The mom of two talked about the role education played in her home with her children, Ivy-Victoria Maurice (Coco) and Etienne Maurice, now adults. "There's never a choice. It's education, education, education. Everybody's going to college. Everybody's graduating from college. That's what we do," she says.

The Rutgers University graduate said she had to find the proper environments for her children while raising them to be their best selves. She learned early on that the school that was good for her son was not the school that was good for her daughter. The challenge of not having a great school in their neighborhood was another concern. Like Ralph, many families across the country struggle to choose adequate schools for their children.

Ralph advises those parents, "You have far more influence over your children than you believe. Use your influence wisely. Use it well," says Ralph. "Be that parent who figures it out because they're watching you. We have to rise to the occasion for our position. As parents, we are the boss." She emphasized that sometimes parents may have to guide and parent other children, not just the ones they birth. The old-age proverb, "It takes a village to raise a child," hits home and reminds us that we must act as a community to provide all children with safe and healthy environments.

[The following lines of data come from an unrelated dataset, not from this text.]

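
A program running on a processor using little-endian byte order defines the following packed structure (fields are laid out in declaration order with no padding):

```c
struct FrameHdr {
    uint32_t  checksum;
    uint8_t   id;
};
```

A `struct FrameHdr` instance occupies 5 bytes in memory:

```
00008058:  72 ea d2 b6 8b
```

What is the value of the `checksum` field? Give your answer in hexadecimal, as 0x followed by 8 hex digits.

0xB6D2EA72

`checksum` is the first field, at byte offset 0, occupying 4 bytes.
Bytes at offsets 0..3: 72 EA D2 B6.
In little-endian order the low byte comes first in memory.
Reassemble most-significant byte first: B6 D2 EA 72 → 0xB6D2EA72.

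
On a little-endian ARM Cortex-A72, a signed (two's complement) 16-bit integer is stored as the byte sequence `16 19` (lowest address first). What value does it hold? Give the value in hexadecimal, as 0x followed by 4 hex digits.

Little-endian stores the least-significant byte at the lowest address.
Reassemble most-significant byte first: 19 16 → 0x1916.

0x1916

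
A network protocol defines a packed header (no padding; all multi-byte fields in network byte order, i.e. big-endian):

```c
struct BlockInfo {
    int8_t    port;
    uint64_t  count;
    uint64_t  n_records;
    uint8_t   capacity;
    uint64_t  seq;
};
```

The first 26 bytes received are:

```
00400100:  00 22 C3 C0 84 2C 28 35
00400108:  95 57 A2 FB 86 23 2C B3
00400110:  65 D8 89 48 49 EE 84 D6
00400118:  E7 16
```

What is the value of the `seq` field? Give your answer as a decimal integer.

`seq` follows `port` (1 B), `count` (8 B), `n_records` (8 B), `capacity` (1 B), so it starts at offset 1 + 8 + 8 + 1 = 18 and occupies 8 bytes.
Bytes at offsets 18..25: 89 48 49 EE 84 D6 E7 16.
In big-endian order the high byte comes first in memory.
The bytes are already most-significant first: 0x894849EE84D6E716.
0x894849EE84D6E716 = 9892237870299014934.

9892237870299014934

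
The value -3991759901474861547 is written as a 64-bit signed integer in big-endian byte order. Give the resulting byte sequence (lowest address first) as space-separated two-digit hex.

Two's complement of -3991759901474861547 in 64 bits: 3991759901474861547 = 0x3765947B2C0EB1EB; invert → 0xC89A6B84D3F14E14; add 1 → 0xC89A6B84D3F14E15.
Split into bytes (most-significant first): C8 9A 6B 84 D3 F1 4E 15.
In big-endian order the high byte comes first in memory.
So the memory order matches the most-significant-first order: C8 9A 6B 84 D3 F1 4E 15.

C8 9A 6B 84 D3 F1 4E 15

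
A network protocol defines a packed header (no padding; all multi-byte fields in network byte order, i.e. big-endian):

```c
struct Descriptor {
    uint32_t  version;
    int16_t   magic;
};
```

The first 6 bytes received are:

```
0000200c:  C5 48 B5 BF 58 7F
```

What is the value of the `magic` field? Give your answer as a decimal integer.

22655

`magic` follows `version` (4 bytes), so it starts at byte offset 4 and occupies 2 bytes.
Bytes at offsets 4..5: 58 7F.
Big-endian: lowest address holds the most-significant byte.
The bytes are already most-significant first: 0x587F.
0x587F = 22655.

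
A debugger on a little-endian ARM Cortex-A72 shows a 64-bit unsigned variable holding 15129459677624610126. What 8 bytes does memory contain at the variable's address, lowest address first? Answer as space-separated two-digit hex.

4E 2D 69 E0 6A A3 F6 D1

15129459677624610126 in hexadecimal, padded to 64 bits, is 0xD1F6A36AE0692D4E.
Split into bytes (most-significant first): D1 F6 A3 6A E0 69 2D 4E.
Little-endian: lowest address holds the least-significant byte.
So at ascending addresses the bytes are 4E 2D 69 E0 6A A3 F6 D1.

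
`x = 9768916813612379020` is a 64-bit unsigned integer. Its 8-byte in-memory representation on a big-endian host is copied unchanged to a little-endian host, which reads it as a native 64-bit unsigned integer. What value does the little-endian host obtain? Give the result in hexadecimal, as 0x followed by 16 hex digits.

9768916813612379020 in 64-bit hexadecimal is 0x87922A1583B4EB8C.
Stored big-endian, the bytes at ascending addresses are 87 92 2A 15 83 B4 EB 8C.
Read back as little-endian, the first byte is least significant, giving 0x8CEBB483152A9287.

0x8CEBB483152A9287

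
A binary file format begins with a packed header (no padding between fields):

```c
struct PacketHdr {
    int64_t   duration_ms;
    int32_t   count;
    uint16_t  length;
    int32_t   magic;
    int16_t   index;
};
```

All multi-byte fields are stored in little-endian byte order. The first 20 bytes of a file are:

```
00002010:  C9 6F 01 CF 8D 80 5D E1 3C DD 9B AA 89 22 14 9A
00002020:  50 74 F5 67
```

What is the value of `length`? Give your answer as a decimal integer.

`length` follows `duration_ms` (8 B), `count` (4 B), so it starts at offset 8 + 4 = 12 and occupies 2 bytes.
Bytes at offsets 12..13: 89 22.
Little-endian: lowest address holds the least-significant byte.
Reassemble most-significant byte first: 22 89 → 0x2289.
0x2289 = 8841.

8841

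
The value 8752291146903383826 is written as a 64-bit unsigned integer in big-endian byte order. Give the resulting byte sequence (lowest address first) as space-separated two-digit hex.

79 76 62 6D 2D F8 EF 12

8752291146903383826 in hexadecimal, padded to 64 bits, is 0x7976626D2DF8EF12.
Split into bytes (most-significant first): 79 76 62 6D 2D F8 EF 12.
Big-endian stores the most-significant byte at the lowest address.
So the memory order matches the most-significant-first order: 79 76 62 6D 2D F8 EF 12.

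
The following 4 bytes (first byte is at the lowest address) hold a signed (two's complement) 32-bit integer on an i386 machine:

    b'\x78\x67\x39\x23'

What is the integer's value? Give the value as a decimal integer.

In little-endian order the low byte comes first in memory.
Reassemble most-significant byte first: 23 39 67 78 → 0x23396778.
0x23396778 = 590964600.

590964600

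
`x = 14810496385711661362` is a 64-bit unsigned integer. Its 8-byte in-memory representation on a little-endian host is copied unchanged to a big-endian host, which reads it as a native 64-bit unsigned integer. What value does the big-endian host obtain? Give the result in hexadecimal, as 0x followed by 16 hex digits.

0x32E18C51FE7389CD

14810496385711661362 in 64-bit hexadecimal is 0xCD8973FE518CE132.
Stored little-endian, the bytes at ascending addresses are 32 E1 8C 51 FE 73 89 CD.
Read back as big-endian, the last byte is least significant, giving 0x32E18C51FE7389CD.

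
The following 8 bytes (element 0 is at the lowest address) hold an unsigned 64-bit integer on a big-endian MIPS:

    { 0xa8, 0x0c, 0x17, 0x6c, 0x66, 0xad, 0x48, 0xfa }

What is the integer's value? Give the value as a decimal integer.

Big-endian: lowest address holds the most-significant byte.
The bytes are already most-significant first: 0xA80C176C66AD48FA.
0xA80C176C66AD48FA = 12109079252438960378.

12109079252438960378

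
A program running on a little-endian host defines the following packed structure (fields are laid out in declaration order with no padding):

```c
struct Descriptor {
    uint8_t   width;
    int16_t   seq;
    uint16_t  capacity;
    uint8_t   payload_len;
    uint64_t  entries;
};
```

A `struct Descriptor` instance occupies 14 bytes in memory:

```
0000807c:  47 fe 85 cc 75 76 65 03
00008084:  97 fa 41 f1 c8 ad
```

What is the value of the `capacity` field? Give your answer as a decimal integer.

30156

`capacity` follows `width` (1 B), `seq` (2 B), so it starts at offset 1 + 2 = 3 and occupies 2 bytes.
Bytes at offsets 3..4: CC 75.
Little-endian stores the least-significant byte at the lowest address.
Reassemble most-significant byte first: 75 CC → 0x75CC.
0x75CC = 30156.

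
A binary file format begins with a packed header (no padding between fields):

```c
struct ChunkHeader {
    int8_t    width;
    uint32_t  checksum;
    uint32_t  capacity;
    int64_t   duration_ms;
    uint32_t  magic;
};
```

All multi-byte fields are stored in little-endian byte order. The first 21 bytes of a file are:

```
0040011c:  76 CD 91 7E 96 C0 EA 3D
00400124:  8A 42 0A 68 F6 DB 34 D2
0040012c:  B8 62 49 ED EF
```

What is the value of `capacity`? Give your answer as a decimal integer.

2319313600

`capacity` follows `width` (1 B), `checksum` (4 B), so it starts at offset 1 + 4 = 5 and occupies 4 bytes.
Bytes at offsets 5..8: C0 EA 3D 8A.
In little-endian order the low byte comes first in memory.
Reassemble most-significant byte first: 8A 3D EA C0 → 0x8A3DEAC0.
0x8A3DEAC0 = 2319313600.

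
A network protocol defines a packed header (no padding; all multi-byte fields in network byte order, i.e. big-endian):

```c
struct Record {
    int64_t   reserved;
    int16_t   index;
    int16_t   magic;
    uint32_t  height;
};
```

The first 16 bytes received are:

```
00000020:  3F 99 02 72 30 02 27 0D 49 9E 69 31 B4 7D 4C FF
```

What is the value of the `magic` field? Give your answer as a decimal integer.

`magic` follows `reserved` (8 B), `index` (2 B), so it starts at offset 8 + 2 = 10 and occupies 2 bytes.
Bytes at offsets 10..11: 69 31.
In big-endian order the high byte comes first in memory.
The bytes are already most-significant first: 0x6931.
0x6931 = 26929.

26929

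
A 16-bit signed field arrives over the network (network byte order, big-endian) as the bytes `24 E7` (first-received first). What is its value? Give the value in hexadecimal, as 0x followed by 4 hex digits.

0x24E7

Big-endian stores the most-significant byte at the lowest address.
The bytes are already most-significant first: 0x24E7.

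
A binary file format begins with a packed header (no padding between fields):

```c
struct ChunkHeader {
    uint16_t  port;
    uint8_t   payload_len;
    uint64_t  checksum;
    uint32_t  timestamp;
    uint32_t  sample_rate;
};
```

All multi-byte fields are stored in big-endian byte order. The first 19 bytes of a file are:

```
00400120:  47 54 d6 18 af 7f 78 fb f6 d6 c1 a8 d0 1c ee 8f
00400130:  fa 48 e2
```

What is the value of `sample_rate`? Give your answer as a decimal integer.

`sample_rate` follows `port` (2 B), `payload_len` (1 B), `checksum` (8 B), `timestamp` (4 B), so it starts at offset 2 + 1 + 8 + 4 = 15 and occupies 4 bytes.
Bytes at offsets 15..18: 8F FA 48 E2.
Big-endian: lowest address holds the most-significant byte.
The bytes are already most-significant first: 0x8FFA48E2.
0x8FFA48E2 = 2415544546.

2415544546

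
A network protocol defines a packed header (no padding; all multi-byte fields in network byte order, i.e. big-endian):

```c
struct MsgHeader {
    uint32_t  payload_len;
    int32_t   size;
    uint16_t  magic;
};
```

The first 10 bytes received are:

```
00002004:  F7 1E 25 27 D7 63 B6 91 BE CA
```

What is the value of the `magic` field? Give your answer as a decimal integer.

48842

`magic` follows `payload_len` (4 B), `size` (4 B), so it starts at offset 4 + 4 = 8 and occupies 2 bytes.
Bytes at offsets 8..9: BE CA.
Big-endian stores the most-significant byte at the lowest address.
The bytes are already most-significant first: 0xBECA.
0xBECA = 48842.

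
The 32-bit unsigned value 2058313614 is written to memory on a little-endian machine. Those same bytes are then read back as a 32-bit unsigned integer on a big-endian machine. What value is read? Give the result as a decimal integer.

2058313614 in 32-bit hexadecimal is 0x7AAF5F8E.
Stored little-endian, the bytes at ascending addresses are 8E 5F AF 7A.
Read back as big-endian, the last byte is least significant, giving 0x8E5FAF7A.
0x8E5FAF7A = 2388635514.

2388635514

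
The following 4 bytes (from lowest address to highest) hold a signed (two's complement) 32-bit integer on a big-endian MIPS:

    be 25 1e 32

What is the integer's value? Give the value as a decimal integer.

-1104863694

Big-endian stores the most-significant byte at the lowest address.
The bytes are already most-significant first: 0xBE251E32.
Top bit is set, so as a signed 32-bit value this is 0xBE251E32 − 2^32 = -1104863694.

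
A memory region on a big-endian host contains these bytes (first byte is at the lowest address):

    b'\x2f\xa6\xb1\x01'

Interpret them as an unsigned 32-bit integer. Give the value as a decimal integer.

799453441

Big-endian: lowest address holds the most-significant byte.
The bytes are already most-significant first: 0x2FA6B101.
0x2FA6B101 = 799453441.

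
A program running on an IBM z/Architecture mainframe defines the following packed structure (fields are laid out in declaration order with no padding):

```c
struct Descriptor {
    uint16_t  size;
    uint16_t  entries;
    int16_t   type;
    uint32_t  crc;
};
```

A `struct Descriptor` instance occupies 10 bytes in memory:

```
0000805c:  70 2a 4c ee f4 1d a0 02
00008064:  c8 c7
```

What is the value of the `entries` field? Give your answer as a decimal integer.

`entries` follows `size` (2 bytes), so it starts at byte offset 2 and occupies 2 bytes.
Bytes at offsets 2..3: 4C EE.
Big-endian stores the most-significant byte at the lowest address.
The bytes are already most-significant first: 0x4CEE.
0x4CEE = 19694.

19694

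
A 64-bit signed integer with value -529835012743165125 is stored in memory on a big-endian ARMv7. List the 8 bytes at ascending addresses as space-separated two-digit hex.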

Ralph says it's more important now than ever that we prioritize mental health as part of the curriculum for our youth. She says resources are necessary, including counselors to check in frequently on our students. Ralph stresses that Abbott is essential right now because the characters and people caring for the students who have been marginalized, set aside, and not given the tools they need to thrive and survive are real.

She's proud and happy to be playing the role of Barbara Howard, a quintessential teacher who's been active in the community for years. "I am proud to see Barbara Howard, living and breathing on TV and getting her flowers," says Ralph.